# 3 Tiny Dragons



## Slothicorn (May 6, 2018)

Today while cutting up a fallen tree I came across 3 small dragon lizards, perhaps 5-6 cm long not including the tail. They appeared to be hatchlings of some kind, but I know they weren’t bearded dragons. I thought perhaps they may be Tommy Roundhead dragons, but I live in central western NSW, and I thought would be too far south.
Anyway, have a look yourself and tell me what you think.
https://imgur.com/a/JcDj8oH


----------



## dragonlover1 (May 6, 2018)

they look a little like Mallee Dragons,Ctenophorus fordi


----------



## Tobe404 (May 6, 2018)

There was a baby Dragon in between our screen and glass sliding doors not too long ago. Looked like it was stuck on the screen actually so we removed him and placed him back in the scrub. Live on about 6 acres just out of Murray Bridge South Australia. Assuming it was a Bearded. Should of taken a pic.


----------



## longirostris (May 6, 2018)

Interesting find. They actually do look a bit like Tommy roundheads but your location which I read as Wellington in the Central West of NSW would mean a huge range extension for them so I don't believe they are Tommy's. They are definitely not Mallee dragons either. In my opinion they are from the Diporiphora group and my thoughts are that they are quite young (3-6 months old) Nobbi dragons _Diporiphora nobbi._ I can't think of anything else out that way that they could be, so I'll go with nobbi's.


----------



## Bluetongue1 (May 7, 2018)

As Longirostis said, and independent of location, they most definitely appear to be Nobbi Dragons. _Ctenophorous_ are out as they lack the curve of enlarged scales under the eye, and so is _Tympanocryptis_ as they have obvious eardrums. The problem is that the physical differences between the _Amphibolurus _and _Diporiphora_ groups these days are so hazy that one virtually has to go to the individual species level to distinguish their genus.

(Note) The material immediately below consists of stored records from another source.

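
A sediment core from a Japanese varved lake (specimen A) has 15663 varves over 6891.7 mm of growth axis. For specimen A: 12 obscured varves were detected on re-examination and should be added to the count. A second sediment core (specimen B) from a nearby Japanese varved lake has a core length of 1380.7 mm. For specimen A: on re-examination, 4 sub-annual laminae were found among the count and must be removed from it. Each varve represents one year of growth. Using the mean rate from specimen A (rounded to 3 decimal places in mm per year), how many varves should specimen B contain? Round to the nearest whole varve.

Specimen A: true varve count = 15663 − 4 + 12 = 15671.
A: 6891.7 mm over 15671 years gives 6891.7 / 15671 ≈ 0.440 mm/yr.
For B, 1380.7 / 0.440 = 3137.95 years ≈ 3138 varves.

3138 varves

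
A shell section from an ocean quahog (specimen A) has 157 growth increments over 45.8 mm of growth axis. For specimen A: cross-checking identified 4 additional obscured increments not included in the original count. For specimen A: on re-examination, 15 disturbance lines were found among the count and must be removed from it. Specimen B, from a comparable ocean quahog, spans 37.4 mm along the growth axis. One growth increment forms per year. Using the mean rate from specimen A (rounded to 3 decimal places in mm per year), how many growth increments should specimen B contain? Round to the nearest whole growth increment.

119 growth increments

Specimen A: adjusted count: 157 − 15 + 4 = 146 growth increments.
A: 45.8 mm over 146 years gives 45.8 / 146 ≈ 0.314 mm/yr.
B spans 37.4 / 0.314 = 119.11 years ≈ 119 growth increments.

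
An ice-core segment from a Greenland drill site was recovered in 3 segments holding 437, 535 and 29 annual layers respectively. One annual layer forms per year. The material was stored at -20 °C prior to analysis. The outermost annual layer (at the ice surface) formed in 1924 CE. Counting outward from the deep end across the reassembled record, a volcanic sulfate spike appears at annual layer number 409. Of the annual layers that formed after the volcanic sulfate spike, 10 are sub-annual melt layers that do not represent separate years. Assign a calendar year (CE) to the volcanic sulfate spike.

Total annual layers = 437 + 535 + 29 = 1001.
The volcanic sulfate spike sits at annual layer 409 from the deep end, so 1001 − 409 = 592 annual layers formed after it.
Excluding 10 false annual layers: 592 − 10 = 582.
Counting back 582 years from 1924 CE places the volcanic sulfate spike in 1924 − 582 = 1342 CE.

1342 CE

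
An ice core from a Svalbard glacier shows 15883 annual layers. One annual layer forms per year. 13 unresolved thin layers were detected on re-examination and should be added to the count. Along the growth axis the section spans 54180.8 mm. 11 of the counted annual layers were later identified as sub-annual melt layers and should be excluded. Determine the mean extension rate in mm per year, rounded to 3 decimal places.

True annual layer count = 15883 − 11 + 13 = 15885.
Mean rate = 54180.8 mm / 15885 years ≈ 3.411 mm per year.

3.411 mm per year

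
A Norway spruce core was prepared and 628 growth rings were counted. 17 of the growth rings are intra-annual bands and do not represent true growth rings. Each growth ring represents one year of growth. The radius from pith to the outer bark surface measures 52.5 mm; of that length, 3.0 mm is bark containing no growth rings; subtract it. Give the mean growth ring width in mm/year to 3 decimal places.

0.081 mm/year

Adjusted count: 628 − 17 = 611 growth rings.
Removing the 3.0 mm offcut leaves 52.5 − 3.0 = 49.5 mm.
Extension rate ≈ 49.5 / 611 = 0.081 mm/year.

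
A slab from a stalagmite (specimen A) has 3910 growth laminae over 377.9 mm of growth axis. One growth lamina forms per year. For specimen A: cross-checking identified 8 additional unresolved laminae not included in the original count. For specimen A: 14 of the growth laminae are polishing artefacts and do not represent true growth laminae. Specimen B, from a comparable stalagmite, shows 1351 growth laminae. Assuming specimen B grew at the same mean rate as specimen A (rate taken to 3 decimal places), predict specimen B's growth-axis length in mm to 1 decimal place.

131.0 mm

Specimen A: true growth lamina count = 3910 − 14 + 8 = 3904.
A: Mean rate = 377.9 mm / 3904 years ≈ 0.097 mm/year.
B's length ≈ 0.097 × 1351 = 131.0 mm.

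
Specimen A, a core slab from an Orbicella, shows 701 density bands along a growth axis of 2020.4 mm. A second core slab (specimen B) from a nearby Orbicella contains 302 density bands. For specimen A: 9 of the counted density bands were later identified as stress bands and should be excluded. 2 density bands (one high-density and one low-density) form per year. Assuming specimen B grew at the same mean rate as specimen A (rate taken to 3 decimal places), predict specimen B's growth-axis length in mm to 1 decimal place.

Specimen A: adjusted count: 701 − 9 = 692 density bands.
Specimen A: 692 density bands at 2 per year is 692 / 2 = 346 years.
A: 2020.4 mm over 346 years gives 2020.4 / 346 ≈ 5.839 mm/year.
Specimen B: with 2 density bands per year, 302 / 2 = 151 years. For B, 5.839 mm/year × 151 years = 881.7 mm.

881.7 mm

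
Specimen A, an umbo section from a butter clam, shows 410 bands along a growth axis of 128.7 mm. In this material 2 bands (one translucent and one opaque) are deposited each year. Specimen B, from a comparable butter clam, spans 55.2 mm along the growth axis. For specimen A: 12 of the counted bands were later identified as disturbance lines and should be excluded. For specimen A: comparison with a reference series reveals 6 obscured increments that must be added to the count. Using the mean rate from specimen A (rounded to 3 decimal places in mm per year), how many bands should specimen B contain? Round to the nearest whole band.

Specimen A: after corrections the count is 410 − 12 + 6 = 404 bands.
Specimen A: with 2 bands per year, 404 / 2 = 202 years.
A: Extension rate ≈ 128.7 / 202 = 0.637 mm/year.
For B, 55.2 / 0.637 = 86.66 years; at 2 bands per year that is 86.66 × 2 ≈ 173 bands.

173 bands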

*Diporiphora australis and D. sp presumed nobbi – looking very similar.
*
From these pics you can see that the pale lines consist of a single row of enlarged dorsolateral scales on one and a few virtually normal-sized scales (that are not scattered) on the other. _D. nobbi _has much larger scales on its limbs compared to its body scales than does _D._ _australis_ and also a dark bar from eye to ear, that the latter lacks. (I have not mentioned the size gradation of spinose scales on the thigh of _nobbi_ because they could not be seen clearly enough).


----------



## Slothicorn (May 7, 2018)

Thanks for the information guys. My second guess would’ve been the Nobbi dragon too. Another interesting point is that I have never seen a mature Nobbi on my property, but have seen other hatchlings almost identical to the three I found on many occasions. I was starting to think it must just be a very small species of dragon.
I have also seen plenty of eastern bearded dragons of all ages, so I find it curious that I have never seen a mature or even slightly larger Nobbi before. They have all been exactly the same size.


----------



## Bluetongue1 (May 7, 2018)

It has been a long, long time since I first sat down to work out the differences between Nobbi and Jacky dragons. But some of it did stick.

I have had very little to do with them in the field. However what I can tell you is that the adults are very wary. They will sit on fence posts like Beardeds do, but at the first sign of danger they will launch themselves onto the ground and race to cover at great speed, often on only their back legs. The young ones on the other hand do not have the speed of the adults. So they tend to stay closer to the ground and use camouflage to avoid danger, much the same as Beardeds do.


----------



## Slothicorn (May 7, 2018)

Huh, I suppose that makes sense, but still I’m surprised I have never seen one in my 17 years living on my property. I’ll have to keep my eyes peeled from now on


----------